The OpenAI / Anthropic adapters fill in LLMCall.cost_usd from a per-model price table at agentprdiff.adapters.pricing.DEFAULT_PRICES. Three ways to override:

1. Per call¶

from agentprdiff.adapters.openai import instrument_client

PRICES = {"my-finetune-v3": (0.0009, 0.0018)}  # ($/1k input, $/1k output)

def my_agent(query):
    client = OpenAI()
    with instrument_client(client, prices=PRICES) as trace:
        ...

2. Per process¶

from agentprdiff.adapters import register_prices

register_prices({"my-finetune-v3": (0.0009, 0.0018)})

Once at import time. Subsequent instrument_client calls see the merged table.

3. Globally¶

import agentprdiff.adapters.pricing as p
p.DEFAULT_PRICES = {"my-finetune-v3": (0.0009, 0.0018)}

Replaces the bundled defaults entirely.

Missing-model behavior¶

If a model isn't in the active table, cost_usd is recorded as 0.0 and the adapter emits one RuntimeWarning per process per model:

[agentprdiff] no pricing entry for model 'foo-bar-v9'; cost_usd will be
recorded as 0.0. Pass prices={...} to instrument_client(...) or call
agentprdiff.adapters.register_prices({...}) to fix.

Loud-but-not-spammy.

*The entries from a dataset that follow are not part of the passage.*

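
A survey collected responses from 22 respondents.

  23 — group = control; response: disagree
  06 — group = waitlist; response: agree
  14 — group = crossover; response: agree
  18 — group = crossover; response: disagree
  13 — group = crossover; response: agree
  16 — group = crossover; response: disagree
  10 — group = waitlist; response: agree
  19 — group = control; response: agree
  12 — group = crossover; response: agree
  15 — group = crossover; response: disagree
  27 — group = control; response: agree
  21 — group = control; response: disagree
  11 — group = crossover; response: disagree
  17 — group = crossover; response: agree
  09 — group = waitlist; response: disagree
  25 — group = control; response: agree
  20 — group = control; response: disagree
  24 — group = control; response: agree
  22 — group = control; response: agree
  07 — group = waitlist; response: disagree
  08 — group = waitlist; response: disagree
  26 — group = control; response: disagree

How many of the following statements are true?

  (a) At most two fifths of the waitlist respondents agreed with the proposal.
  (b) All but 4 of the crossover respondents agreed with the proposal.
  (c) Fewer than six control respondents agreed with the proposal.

(a) waitlist: |A| = 5, |A ∩ B| = 2; needs |A ∩ B| / |A| ≤ 2/5 — true.
(b) crossover: |A| = 8, |A ∩ B| = 4; needs |A ∖ B| = 4 — true.
(c) control: |A| = 9, |A ∩ B| = 5; needs |A ∩ B| < 6 — true.

3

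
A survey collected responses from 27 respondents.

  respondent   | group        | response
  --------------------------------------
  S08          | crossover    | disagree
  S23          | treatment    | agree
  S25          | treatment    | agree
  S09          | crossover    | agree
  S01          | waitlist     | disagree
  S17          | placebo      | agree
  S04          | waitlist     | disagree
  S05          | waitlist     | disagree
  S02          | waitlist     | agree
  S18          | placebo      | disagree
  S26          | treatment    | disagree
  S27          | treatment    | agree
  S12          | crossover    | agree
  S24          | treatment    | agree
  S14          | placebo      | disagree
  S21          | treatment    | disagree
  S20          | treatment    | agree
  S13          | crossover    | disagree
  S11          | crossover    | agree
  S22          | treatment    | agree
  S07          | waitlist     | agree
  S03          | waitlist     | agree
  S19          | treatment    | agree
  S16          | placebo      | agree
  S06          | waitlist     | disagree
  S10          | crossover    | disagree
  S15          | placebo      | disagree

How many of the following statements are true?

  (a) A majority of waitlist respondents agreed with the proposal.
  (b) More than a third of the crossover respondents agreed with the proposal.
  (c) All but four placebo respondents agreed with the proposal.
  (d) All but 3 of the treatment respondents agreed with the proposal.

(a) waitlist: |A| = 7, |A ∩ B| = 3; needs |A ∩ B| > |A ∖ B| — false.
(b) crossover: |A| = 6, |A ∩ B| = 3; needs |A ∩ B| / |A| > 1/3 — true.
(c) placebo: |A| = 5, |A ∩ B| = 2; needs |A ∖ B| = 4 — false.
(d) treatment: |A| = 9, |A ∩ B| = 7; needs |A ∖ B| = 3 — false.

1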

Cost-budget regressions caused by missing pricing are visible at adoption time.

The `.agentprdiff/` layout¶

.agentprdiff/
├── .gitignore         ← ignores runs/
├── baselines/         ← committed
│   └── <suite>/
│       └── <case>.json
└── runs/              ← gitignored
    └── 20260425T195727Z/
        └── <suite>/
            └── <case>.json

To use a non-default location, pass --root (CLI) or construct BaselineStore(root=...) (library).

Filename safety¶

Suite and case names are slugified for filesystem paths:

def _safe(name: str) -> str:
    return "".join(c if c.isalnum() or c in "-_." else "_" for c in name) or "_"

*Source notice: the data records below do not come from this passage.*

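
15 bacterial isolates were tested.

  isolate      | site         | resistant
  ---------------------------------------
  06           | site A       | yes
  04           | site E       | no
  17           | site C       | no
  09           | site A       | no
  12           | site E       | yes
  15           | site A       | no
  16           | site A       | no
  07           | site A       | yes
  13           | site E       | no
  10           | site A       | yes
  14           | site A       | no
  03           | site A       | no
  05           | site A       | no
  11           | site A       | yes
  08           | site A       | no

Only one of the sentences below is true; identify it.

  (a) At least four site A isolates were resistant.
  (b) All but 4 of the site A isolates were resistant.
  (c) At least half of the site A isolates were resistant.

(a)

|A| = 11, |A ∩ B| = 4, |A ∖ B| = 7.
(a) requires |A ∩ B| ≥ 4: true.
(b) requires |A ∖ B| = 4: false.
(c) requires |A ∩ B| ≥ |A ∖ B|: false.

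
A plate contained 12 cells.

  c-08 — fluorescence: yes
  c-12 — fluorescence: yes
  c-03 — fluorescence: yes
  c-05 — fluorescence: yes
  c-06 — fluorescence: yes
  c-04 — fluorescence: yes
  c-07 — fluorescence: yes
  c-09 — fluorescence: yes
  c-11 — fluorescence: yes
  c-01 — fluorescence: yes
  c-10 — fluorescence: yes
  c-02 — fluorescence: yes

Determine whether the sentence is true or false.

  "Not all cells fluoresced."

False

Truth condition: A ⊄ B (|A ∖ B| ≥ 1).
A (the restrictor) = {c-08, c-12, c-03, c-05, c-06, c-04, c-07, c-09, c-11, c-01, c-10, c-02}, |A| = 12.
A ∖ B = {}, so |A ∖ B| = 0.
So the statement is false.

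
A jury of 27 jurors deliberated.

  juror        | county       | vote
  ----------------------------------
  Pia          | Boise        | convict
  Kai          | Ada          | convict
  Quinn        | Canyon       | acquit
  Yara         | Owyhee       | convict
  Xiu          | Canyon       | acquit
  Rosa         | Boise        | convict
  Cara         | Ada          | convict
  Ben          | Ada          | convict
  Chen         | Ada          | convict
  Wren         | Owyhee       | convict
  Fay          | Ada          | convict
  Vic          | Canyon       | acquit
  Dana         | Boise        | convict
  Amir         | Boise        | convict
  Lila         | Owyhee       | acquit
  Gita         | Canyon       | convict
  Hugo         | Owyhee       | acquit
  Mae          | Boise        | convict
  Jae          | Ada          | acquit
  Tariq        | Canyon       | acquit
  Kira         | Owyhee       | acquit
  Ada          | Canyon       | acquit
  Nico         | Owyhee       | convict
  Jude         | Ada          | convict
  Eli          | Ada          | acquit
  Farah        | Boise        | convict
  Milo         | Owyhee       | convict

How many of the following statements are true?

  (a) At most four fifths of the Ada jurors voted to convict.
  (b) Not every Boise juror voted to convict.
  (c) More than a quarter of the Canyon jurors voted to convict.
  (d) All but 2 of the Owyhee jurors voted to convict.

(a) Ada: |A| = 8, |A ∩ B| = 6; needs |A ∩ B| / |A| ≤ 4/5 — true.
(b) Boise: |A| = 6, |A ∩ B| = 6; needs A ⊄ B (|A ∖ B| ≥ 1) — false.
(c) Canyon: |A| = 6, |A ∩ B| = 1; needs |A ∩ B| / |A| > 1/4 — false.
(d) Owyhee: |A| = 7, |A ∩ B| = 4; needs |A ∖ B| = 2 — false.

1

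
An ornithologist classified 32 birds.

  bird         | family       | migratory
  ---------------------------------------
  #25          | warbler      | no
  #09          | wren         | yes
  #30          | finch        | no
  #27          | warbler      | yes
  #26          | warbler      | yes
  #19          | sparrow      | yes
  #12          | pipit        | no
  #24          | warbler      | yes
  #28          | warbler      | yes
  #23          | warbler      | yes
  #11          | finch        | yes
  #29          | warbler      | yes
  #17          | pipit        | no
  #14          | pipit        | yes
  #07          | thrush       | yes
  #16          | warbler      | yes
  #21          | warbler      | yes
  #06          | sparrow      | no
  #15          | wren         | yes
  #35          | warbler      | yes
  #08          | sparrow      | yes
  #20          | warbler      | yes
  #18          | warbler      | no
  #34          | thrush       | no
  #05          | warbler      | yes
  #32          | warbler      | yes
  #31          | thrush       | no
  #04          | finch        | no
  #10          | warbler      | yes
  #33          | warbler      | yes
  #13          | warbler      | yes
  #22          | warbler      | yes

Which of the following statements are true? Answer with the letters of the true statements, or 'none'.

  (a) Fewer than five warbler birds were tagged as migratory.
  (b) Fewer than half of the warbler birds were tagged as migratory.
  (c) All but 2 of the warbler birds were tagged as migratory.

|A| = 18, |A ∩ B| = 16, |A ∖ B| = 2.
(a) |A ∩ B| < 5: fails.
(b) |A ∩ B| < |A ∖ B|: fails.
(c) |A ∖ B| = 2: holds.

(c)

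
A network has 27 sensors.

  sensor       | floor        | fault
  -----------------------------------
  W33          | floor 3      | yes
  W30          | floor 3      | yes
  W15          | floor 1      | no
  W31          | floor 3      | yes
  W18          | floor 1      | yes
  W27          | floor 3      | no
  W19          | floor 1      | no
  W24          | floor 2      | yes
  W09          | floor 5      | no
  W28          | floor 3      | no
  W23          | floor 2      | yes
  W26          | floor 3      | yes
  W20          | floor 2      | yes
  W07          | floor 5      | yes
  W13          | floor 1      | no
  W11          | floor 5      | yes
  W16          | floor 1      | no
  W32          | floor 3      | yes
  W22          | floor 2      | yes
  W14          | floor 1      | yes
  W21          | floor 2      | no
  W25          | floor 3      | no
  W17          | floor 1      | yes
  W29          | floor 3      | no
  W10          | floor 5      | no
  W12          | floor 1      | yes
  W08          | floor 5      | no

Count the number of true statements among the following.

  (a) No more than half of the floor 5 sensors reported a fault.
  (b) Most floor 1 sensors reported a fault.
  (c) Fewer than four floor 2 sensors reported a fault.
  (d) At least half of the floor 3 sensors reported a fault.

(a) floor 5: |A| = 5, |A ∩ B| = 2; needs |A ∩ B| ≤ |A ∖ B| — true.
(b) floor 1: |A| = 8, |A ∩ B| = 4; needs |A ∩ B| > |A ∖ B| — false.
(c) floor 2: |A| = 5, |A ∩ B| = 4; needs |A ∩ B| < 4 — false.
(d) floor 3: |A| = 9, |A ∩ B| = 5; needs |A ∩ B| ≥ |A ∖ B| — true.

2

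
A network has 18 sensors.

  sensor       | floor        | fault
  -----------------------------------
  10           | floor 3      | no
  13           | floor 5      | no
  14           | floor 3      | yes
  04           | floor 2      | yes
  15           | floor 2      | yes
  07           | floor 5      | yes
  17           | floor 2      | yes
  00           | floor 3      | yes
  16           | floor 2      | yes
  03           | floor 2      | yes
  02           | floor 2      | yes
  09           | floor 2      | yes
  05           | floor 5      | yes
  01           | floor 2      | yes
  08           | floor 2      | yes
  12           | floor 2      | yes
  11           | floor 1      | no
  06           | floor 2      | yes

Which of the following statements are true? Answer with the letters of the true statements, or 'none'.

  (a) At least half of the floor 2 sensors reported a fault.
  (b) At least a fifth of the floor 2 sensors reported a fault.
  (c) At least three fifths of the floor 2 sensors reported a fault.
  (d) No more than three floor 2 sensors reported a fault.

(a), (b), (c)

|A| = 11, |A ∩ B| = 11, |A ∖ B| = 0.
(a) |A ∩ B| ≥ |A ∖ B|: holds.
(b) |A ∩ B| / |A| ≥ 1/5: holds.
(c) |A ∩ B| / |A| ≥ 3/5: holds.
(d) |A ∩ B| ≤ 3: fails.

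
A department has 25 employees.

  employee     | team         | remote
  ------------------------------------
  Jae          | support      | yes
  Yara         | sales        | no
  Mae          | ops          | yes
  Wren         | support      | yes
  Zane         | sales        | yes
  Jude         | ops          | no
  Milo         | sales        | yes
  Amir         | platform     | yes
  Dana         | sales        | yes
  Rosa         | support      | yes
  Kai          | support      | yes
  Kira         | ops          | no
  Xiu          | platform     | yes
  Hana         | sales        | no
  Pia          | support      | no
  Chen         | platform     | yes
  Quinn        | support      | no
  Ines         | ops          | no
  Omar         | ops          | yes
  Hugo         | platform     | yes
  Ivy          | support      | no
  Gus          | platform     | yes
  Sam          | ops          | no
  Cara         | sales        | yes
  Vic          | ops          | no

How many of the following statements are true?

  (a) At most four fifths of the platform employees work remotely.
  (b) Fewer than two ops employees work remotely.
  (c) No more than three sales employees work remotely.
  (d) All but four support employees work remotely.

(a) platform: |A| = 5, |A ∩ B| = 5; needs |A ∩ B| / |A| ≤ 4/5 — false.
(b) ops: |A| = 7, |A ∩ B| = 2; needs |A ∩ B| < 2 — false.
(c) sales: |A| = 6, |A ∩ B| = 4; needs |A ∩ B| ≤ 3 — false.
(d) support: |A| = 7, |A ∩ B| = 4; needs |A ∖ B| = 4 — false.

0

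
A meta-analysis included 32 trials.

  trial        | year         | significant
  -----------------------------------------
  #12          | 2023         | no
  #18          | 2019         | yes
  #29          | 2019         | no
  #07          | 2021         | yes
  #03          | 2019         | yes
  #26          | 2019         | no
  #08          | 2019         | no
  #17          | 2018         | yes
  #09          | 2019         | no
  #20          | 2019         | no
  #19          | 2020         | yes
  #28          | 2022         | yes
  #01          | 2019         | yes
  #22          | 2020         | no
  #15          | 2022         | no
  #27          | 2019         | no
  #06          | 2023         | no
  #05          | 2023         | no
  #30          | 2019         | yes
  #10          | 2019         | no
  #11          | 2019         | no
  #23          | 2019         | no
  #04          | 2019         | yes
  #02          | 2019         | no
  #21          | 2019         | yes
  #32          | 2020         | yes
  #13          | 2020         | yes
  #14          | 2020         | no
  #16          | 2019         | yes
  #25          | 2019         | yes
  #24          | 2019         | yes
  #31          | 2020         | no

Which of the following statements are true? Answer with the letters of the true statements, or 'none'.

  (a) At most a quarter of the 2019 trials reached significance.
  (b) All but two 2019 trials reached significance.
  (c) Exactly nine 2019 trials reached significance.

|A| = 19, |A ∩ B| = 9, |A ∖ B| = 10.
(a) |A ∩ B| / |A| ≤ 1/4: fails.
(b) |A ∖ B| = 2: fails.
(c) |A ∩ B| = 9: holds.

(c)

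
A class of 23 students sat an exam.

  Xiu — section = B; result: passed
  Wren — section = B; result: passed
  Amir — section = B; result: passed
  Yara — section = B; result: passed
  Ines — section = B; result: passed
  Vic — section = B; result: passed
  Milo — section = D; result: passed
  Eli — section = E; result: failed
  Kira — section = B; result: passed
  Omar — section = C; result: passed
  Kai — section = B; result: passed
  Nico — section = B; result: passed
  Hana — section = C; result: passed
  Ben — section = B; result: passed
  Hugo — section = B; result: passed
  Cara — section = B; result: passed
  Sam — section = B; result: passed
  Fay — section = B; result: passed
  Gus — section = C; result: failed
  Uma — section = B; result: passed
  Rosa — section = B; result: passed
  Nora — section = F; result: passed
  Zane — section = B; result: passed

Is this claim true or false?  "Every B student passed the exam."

The determiner here denotes the relation: A ⊆ B, i.e. every element of A is in B (|A ∖ B| = 0).
|A| = 17, |A ∩ B| = 17, |A ∖ B| = 0.
So the statement is true.

True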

So case(name="refund: happy path") lands at baselines/<suite>/refund__happy_path.json. Keep names ASCII-snake_case to avoid surprises.

Programmatic configuration (in your suite file)¶

Anything that needs a Python expression goes in suite.py:

from agentprdiff import case, suite
from agentprdiff.graders import contains, latency_lt_ms
from agentprdiff.graders.semantic import openai_judge
from agentprdiff.adapters import register_prices

# Custom pricing for an internal fine-tune.
register_prices({"acme-llama-3-fine": (0.0003, 0.0006)})

# Pin the judge model — overrides AGENTGUARD_JUDGE.
JUDGE = openai_judge(model="gpt-4o-mini")

billing = suite(
    name="billing",
    agent=billing_agent,
    cases=[
        case(
            name="refund_happy_path",
            input="…",
            expect=[
                contains("refund"),
                latency_lt_ms(8_000),
                semantic("agent acknowledges the refund", judge=JUDGE),
            ],
        ),
    ],
)

This style keeps configuration colocated with the cases that depend on it — easier to review, easier to grep.